Die Stimmen derer, die von den FIFA-Sponsoren ein entschiedenes Auftreten im Zusammenhang mit den Korruptionsskandalen im Weltfußballverband fordern, werden lauter. Doch die Partner halten sich mit Kritik merklich zurück. Kein Unternehmen hält der FIFA mittlerweile so lange die Treue wie der Sportartikelkonzern Adidas. Seit 1970 sind die Franken bereits Partner des Weltverbands und liefern seither unter anderem für alle WM-Turniere den offiziellen Spielball.

Adidas-Gründersohn Horst Dassler war es auch, der im Jahr 1982 jene ominöse Vermarktungsagentur ISL gründete, über die später - ab dem Jahr 1989 - Bestechungsgelder in Höhe von rund 160 Millionen Schweizer Franken an FIFA-Funktionäre wie Joao Havelange und Ricardo Teixeira flossen. Im Jahr 2001 ging die Vermarktungsagentur pleite.

Sepp Blatter, seit 1998 FIFA-Präsident, gibt mittlerweile zwar den großen Reformer, der den Weltfußballverband angeblich wieder auf den Pfad der Tugend  zurückführen will. Aber viele Beobachter wollen ihm diese Rolle partout nicht abnehmen.

Ob durch die FIFA-Skandalserie über kurz oder lang nicht auch ein Imageschaden für die Marke Adidas drohen könnte, auf diese Frage wollte man bei dem Sportartikler nicht direkt eingehen.
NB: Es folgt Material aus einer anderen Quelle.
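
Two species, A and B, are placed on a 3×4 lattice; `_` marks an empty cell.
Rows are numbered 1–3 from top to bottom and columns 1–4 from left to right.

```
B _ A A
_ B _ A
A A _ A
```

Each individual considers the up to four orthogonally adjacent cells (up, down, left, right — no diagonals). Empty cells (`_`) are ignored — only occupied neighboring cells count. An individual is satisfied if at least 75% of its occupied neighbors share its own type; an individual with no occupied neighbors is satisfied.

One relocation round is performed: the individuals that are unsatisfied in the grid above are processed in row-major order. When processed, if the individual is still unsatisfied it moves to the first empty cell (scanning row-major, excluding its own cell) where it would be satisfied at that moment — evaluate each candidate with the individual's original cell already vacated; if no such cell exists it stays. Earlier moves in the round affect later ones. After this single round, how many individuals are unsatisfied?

Initially unsatisfied (in order): (2,2), (3,2).
  (2,2): no empty cell satisfies it; stays.
  (3,2) → (3,3).
Resulting grid:
B _ A A
_ B _ A
A _ A A
All satisfied now.

0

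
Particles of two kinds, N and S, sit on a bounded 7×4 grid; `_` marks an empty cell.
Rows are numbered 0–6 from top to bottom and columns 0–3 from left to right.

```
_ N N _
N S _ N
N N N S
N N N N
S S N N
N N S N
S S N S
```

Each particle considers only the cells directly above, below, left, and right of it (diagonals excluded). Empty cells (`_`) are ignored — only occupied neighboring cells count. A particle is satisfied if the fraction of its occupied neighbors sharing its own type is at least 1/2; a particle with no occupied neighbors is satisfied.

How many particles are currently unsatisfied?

Row 0: (0,1)N 1/2 satisfied · (0,2)N 1/1 satisfied
Row 1: (1,0)N 1/2 satisfied · (1,1)S 0/3 not · (1,3)N 0/1 not
Row 2: (2,0)N 3/3 satisfied · (2,1)N 3/4 satisfied · (2,2)N 2/3 satisfied · (2,3)S 0/3 not
Row 3: (3,0)N 2/3 satisfied · (3,1)N 3/4 satisfied · (3,2)N 4/4 satisfied · (3,3)N 2/3 satisfied
Row 4: (4,0)S 1/3 not · (4,1)S 1/4 not · (4,2)N 2/4 satisfied · (4,3)N 3/3 satisfied
Row 5: (5,0)N 1/3 not · (5,1)N 1/4 not · (5,2)S 0/4 not · (5,3)N 1/3 not
Row 6: (6,0)S 1/2 satisfied · (6,1)S 1/3 not · (6,2)N 0/3 not · (6,3)S 0/2 not
Unsatisfied: (1,1), (1,3), (2,3), (4,0), (4,1), (5,0), (5,1), (5,2), (5,3), (6,1), (6,2), (6,3) — 12 in total.

12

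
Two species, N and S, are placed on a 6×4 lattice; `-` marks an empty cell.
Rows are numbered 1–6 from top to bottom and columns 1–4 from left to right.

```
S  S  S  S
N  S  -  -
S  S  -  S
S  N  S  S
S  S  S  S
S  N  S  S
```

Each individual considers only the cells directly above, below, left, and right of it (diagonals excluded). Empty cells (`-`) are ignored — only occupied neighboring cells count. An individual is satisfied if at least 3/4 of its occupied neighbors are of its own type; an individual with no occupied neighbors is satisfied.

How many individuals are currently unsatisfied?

Row 1: (1,1)S 1/2 ✗ · (1,2)S 3/3 ✓ · (1,3)S 2/2 ✓ · (1,4)S 1/1 ✓
Row 2: (2,1)N 0/3 ✗ · (2,2)S 2/3 ✗
Row 3: (3,1)S 2/3 ✗ · (3,2)S 2/3 ✗ · (3,4)S 1/1 ✓
Row 4: (4,1)S 2/3 ✗ · (4,2)N 0/4 ✗ · (4,3)S 2/3 ✗ · (4,4)S 3/3 ✓
Row 5: (5,1)S 3/3 ✓ · (5,2)S 2/4 ✗ · (5,3)S 4/4 ✓ · (5,4)S 3/3 ✓
Row 6: (6,1)S 1/2 ✗ · (6,2)N 0/3 ✗ · (6,3)S 2/3 ✗ · (6,4)S 2/2 ✓
Unsatisfied: (1,1), (2,1), (2,2), (3,1), (3,2), (4,1), (4,2), (4,3), (5,2), (6,1), (6,2), (6,3) — 12 in total.

12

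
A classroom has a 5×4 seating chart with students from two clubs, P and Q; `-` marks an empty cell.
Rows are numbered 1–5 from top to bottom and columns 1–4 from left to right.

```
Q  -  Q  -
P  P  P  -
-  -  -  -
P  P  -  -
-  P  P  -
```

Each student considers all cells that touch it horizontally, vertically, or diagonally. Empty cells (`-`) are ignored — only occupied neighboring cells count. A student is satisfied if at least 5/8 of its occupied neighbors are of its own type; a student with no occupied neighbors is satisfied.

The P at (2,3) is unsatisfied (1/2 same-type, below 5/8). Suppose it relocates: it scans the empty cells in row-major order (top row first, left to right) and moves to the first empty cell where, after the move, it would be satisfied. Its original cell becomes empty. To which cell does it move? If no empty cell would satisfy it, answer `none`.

Vacating (2,3). Empty cells in order:
  (1,2): 2/4 same-type → still unsatisfied.
  (1,4): 0/1 same-type → still unsatisfied.
  (2,4): 0/1 same-type → still unsatisfied.
  (3,1): 4/4 same-type → satisfied — stop here.

(3,1)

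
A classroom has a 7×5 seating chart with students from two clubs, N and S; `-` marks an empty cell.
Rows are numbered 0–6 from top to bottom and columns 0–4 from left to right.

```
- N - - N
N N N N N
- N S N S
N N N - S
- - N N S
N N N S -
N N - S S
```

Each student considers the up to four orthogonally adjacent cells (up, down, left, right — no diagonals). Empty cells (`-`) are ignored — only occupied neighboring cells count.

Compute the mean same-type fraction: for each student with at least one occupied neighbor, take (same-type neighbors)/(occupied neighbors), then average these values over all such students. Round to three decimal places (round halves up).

Row 0: (0,1)N 1/1 · (0,4)N 1/1
Row 1: (1,0)N 1/1 · (1,1)N 4/4 · (1,2)N 2/3 · (1,3)N 3/3 · (1,4)N 2/3
Row 2: (2,1)N 2/3 · (2,2)S 0/4 · (2,3)N 1/3 · (2,4)S 1/3
Row 3: (3,0)N 1/1 · (3,1)N 3/3 · (3,2)N 2/3 · (3,4)S 2/2
Row 4: (4,2)N 3/3 · (4,3)N 1/3 · (4,4)S 1/2
Row 5: (5,0)N 2/2 · (5,1)N 3/3 · (5,2)N 2/3 · (5,3)S 1/3
Row 6: (6,0)N 2/2 · (6,1)N 2/2 · (6,3)S 2/2 · (6,4)S 1/1
Sum over 26 students: 1/1 + 1/1 + 1/1 + 4/4 + 2/3 + 3/3 + 2/3 + 2/3 + 0/4 + 1/3 + 1/3 + 1/1 + 3/3 + 2/3 + 2/2 + 3/3 + 1/3 + 1/2 + 2/2 + 3/3 + 2/3 + 1/3 + 2/2 + 2/2 + 2/2 + 1/1 = 121/6; mean = 121/6 ÷ 26 = 121/156 = 0.775641… → 0.776.

0.776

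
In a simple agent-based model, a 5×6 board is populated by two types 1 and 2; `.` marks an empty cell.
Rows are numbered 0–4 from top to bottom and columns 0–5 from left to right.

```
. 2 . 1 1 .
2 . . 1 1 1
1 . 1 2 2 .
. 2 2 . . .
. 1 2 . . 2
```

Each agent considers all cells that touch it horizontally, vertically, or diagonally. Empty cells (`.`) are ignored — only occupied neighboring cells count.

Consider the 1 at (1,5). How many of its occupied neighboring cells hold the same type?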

Adidas-Sprecher Oliver Brüggen meinte auf Anfrage von W&V Online: "Diese immer wiederkehrenden Vorwürfe sind weder gut für das Ansehen des Fußballs noch der Institution FIFA. Sie ändern allerdings nichts an unserer Zusammenarbeit mit der FIFA, die auf der Faszination des Fußballs als Sport basiert."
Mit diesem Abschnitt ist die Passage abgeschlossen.